As I walked out, the next interviewer walked in.
I headed back to my desk. My boss looked up, eyebrows raised, two thumbs up. I shook my head. Two thumbs down.
Minutes later, the candidate was being escorted out.
I panicked. “Wait, did you just cut the interview short because I said no?”
“Yes.”
“But… I don’t know how she calibrates against other candidates.”
“Brian, how many QA folks have you worked with?”
“Dozens.”
“Was she at the top of that list?”
“No.”
He leaned back, arms folded. “There you go.”
I sat down. Another engineer whispered, “I’m with you, man. We need more signal.”
But the more I thought about it, the more I realized my boss was right.
The Secretary Problem
There’s a famous statistics problem that goes like this:
You need to hire a secretary. Everyone’s qualified, everyone’s looking. Unlimited candidates, but once they walk out, they’re gone forever. You must decide in real time.
How do you know when to stop and hire?
The solution: Interview N candidates (say, 100), reject all of them, then rank them. Starting with candidate 101, hire the first person better than your #1.
You won’t get the best candidate ever, but you’ll get someone excellent.
The Real World
“Brian,” you might be thinking, “you can’t possibly be suggesting that we reject the first 100 candidates we interview before we even think about making an offer. That would be expensive, not to mention a massive amount of time and resources!”
Right. Most people say “Interview 5, pick the best.”
But what if you get 5 mediocre candidates? Then you hire mediocre instead of waiting for amazing.

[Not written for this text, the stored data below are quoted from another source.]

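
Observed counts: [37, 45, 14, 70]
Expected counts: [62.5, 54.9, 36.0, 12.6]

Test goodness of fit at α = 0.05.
Chi-square goodness of fit test:
H₀: observed counts match expected distribution
H₁: observed counts differ from expected distribution
df = k - 1 = 3
χ² = Σ(O - E)²/E
   = (37 - 62.5)²/62.5 + (45 - 54.9)²/54.9 + (14 - 36.0)²/36.0 + (70 - 12.6)²/12.6
   = 10.404 + 1.785 + 13.444 + 261.489
   = 287.12
p-value < 0.0001

Since p-value < α = 0.05, we reject H₀.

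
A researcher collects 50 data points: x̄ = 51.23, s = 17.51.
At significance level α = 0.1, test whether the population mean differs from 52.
One-sample t-test:
H₀: μ = 52
H₁: μ ≠ 52
df = n - 1 = 49
t = (x̄ - μ₀) / (s/√n) = (51.23 - 52) / (17.51/√50) = -0.311
p-value = 0.7572

Since p-value > α = 0.1, we fail to reject H₀.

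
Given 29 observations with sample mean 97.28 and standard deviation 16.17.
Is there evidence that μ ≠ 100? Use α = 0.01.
One-sample t-test:
H₀: μ = 100
H₁: μ ≠ 100
df = n - 1 = 28
t = (x̄ - μ₀) / (s/√n) = (97.28 - 100) / (16.17/√29) = -0.906
p-value = 0.3727

Since p-value > α = 0.01, we fail to reject H₀.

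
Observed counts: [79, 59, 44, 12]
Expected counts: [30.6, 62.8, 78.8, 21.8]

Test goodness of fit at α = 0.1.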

The intuition my boss had was correct: treat each candidate individually. Meet your bar? Hire them.
So where’s the bar?
My boss nailed it: I’ve worked with dozens of QA analysts. Hundreds of engineers. Two dozen managers. Interviewed hundreds more.
That’s my dataset.
Who’s the best QA analyst I’ve ever worked with? That’s my bar for QA. Best backend engineer? That’s my bar. Best PM, manager, VP, recruiter, data scientist?
That’s my bar.
You don’t need a pool of candidates for signal. You already have it: your coworkers, past and present.
Look around. Who’s the best? Alan? John? Stacy? If this candidate is as good or better, hire them.
If not? Well, they say good things come to those who wait.